È più snervante l’attesa nel centrosinistra per il risultato del ballottaggio delle primarie, o quella del centrodestra che brama di conoscere le intenzioni vere e definitive di Silvio Berlusconi? Paradossalmente lo psicodramma più acceso si consuma dalle parti del partito che in Parlamento è ancora il più rappresentato ma appare come il più malconcio. Secondo un’agenda di cui si è perso il conto dei cambiamenti, oggi doveva essere il giorno in cui l’ex premier avrebbe annunciato la nascita della sua nuova creatura politica. Invece tutto è stato rinviato (sempre che si faccia, ovviamente) alla settimana prossima. Il motivo ufficiale è attendere l’esito delle primarie del centrosinistra: c’è ancora una possibilità che Renzi possa scombinare le carte e tutto tornerebbe in gioco. Tuttavia esistono anche parecchi motivi «ufficiosi» che suggeriscono a Berlusconi un supplemento di riflessione.

L’immagine del Pdl di Alfano non è smagliante, ma quella della eventuale lista Berlusconi non sta messa molto meglio, secondo i sondaggi. Sul Cavaliere si concentra inoltre il pressing di vari ambienti che insistono per non frammentare la rappresentanza del centrodestra e dei moderati. Pressioni che vanno da ambienti vicini alla Cei al mondo produttivo, preoccupato che un’economia in crisi venga guidata dai nuovi Visco. A ciò si aggiungono le condizioni delle aziende di famiglia, che secondo i figli e il fidato Fedele Confalonieri richiederebbero un passo indietro di Berlusconi. Sulla ritrovata prudenza del Cavaliere pesa parecchio anche la fermezza di Alfano. Accusato mesi fa di non possedere il «quid», il segretario pidiellino sta costringendo il leader a rivedere il suo sprezzante giudizio.

Un esempio su tutti: l’insistenza di Alfano sulle odiate primarie. L’ultimo avvertimento riguarda la stessa leadership in caso di scissione: se Berlusconi esce dal Pdl, non è scontato che resti lui il candidato premier o che ciò che resta del partito si accodi silenziosamente alla sua nuova formazione. Berlusconi è convinto di trovarsi di fronte gente ingrata e sprovveduta, personaggi di apparato che non perde occasione di bollare come vecchi arnesi della politica attaccati alla poltrona, mentre lui si circonda di gente nuova come la Santanché. Dall’altra parte, Alfano deve pilotare il centrodestra verso un futuro in cui Berlusconi occupi una posizione più defilata.

Tra i due è in atto anche un confronto di linee politiche.
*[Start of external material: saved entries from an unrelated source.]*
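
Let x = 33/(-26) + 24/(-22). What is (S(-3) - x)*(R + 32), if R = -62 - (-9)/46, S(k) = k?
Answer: 250893/13156 ≈ 19.071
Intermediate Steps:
x = -675/286 (x = 33*(-1/26) + 24*(-1/22) = -33/26 - 12/11 = -675/286 ≈ -2.3601)
R = -2843/46 (R = -62 - (-9)/46 = -62 - 1*(-9/46) = -62 + 9/46 = -2843/46 ≈ -61.804)
(S(-3) - x)*(R + 32) = (-3 - 1*(-675/286))*(-2843/46 + 32) = (-3 + 675/286)*(-1371/46) = -183/286*(-1371/46) = 250893/13156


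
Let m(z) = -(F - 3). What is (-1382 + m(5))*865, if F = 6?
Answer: -1198025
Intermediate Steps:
m(z) = -3 (m(z) = -(6 - 3) = -1*3 = -3)
(-1382 + m(5))*865 = (-1382 - 3)*865 = -1385*865 = -1198025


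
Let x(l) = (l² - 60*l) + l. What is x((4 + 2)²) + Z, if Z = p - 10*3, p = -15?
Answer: -873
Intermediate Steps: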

Berlusconi è convinto che si debba recuperare il rapporto con la Lega Nord, essenziale soprattutto se si voterà con l’attuale legge elettorale che premia le coalizioni, e lo strumento per riallacciare il filo con il Carroccio è il dopo-Formigoni in Lombardia. Viceversa Alfano persegue il progetto di riunire i moderati sul modello del Ppe, stringendo accordi con l’Udc e le nuove formazioni centriste come quella di Montezemolo (uscita dal secondo forum delle associazioni cattoliche a Todi) e di Giannino. Come sempre accade, le strategie politiche si mescolano alle vecchie incomprensioni e ai risentimenti del passato.

 

Berlusconi accusa Casini di non aver mantenuto la parola quando disse che si sarebbe nuovamente alleato con il Pdl se il Cavaliere fosse uscito di scena; Casini replica che non si fida delle altalenanti dichiarazioni dell’ex premier. E non è detto che non si finisca proprio con questa nuova geografia, Berlusconi-Maroni e Alfano-Casini: una scomposizione del centrodestra che ne probabilmente ne sancirebbe l’irrilevanza proprio mentre una serie di elementi (le politiche della gauche francese, la gestione delle primarie, l’avvicinamento tra Bersani e il massimalismo di Vendola, le collusioni sul caso Ilva) dimostrano che il centrosinistra non è certo una gioiosa macchina da guerra che si prepara a fare man bassa di voti.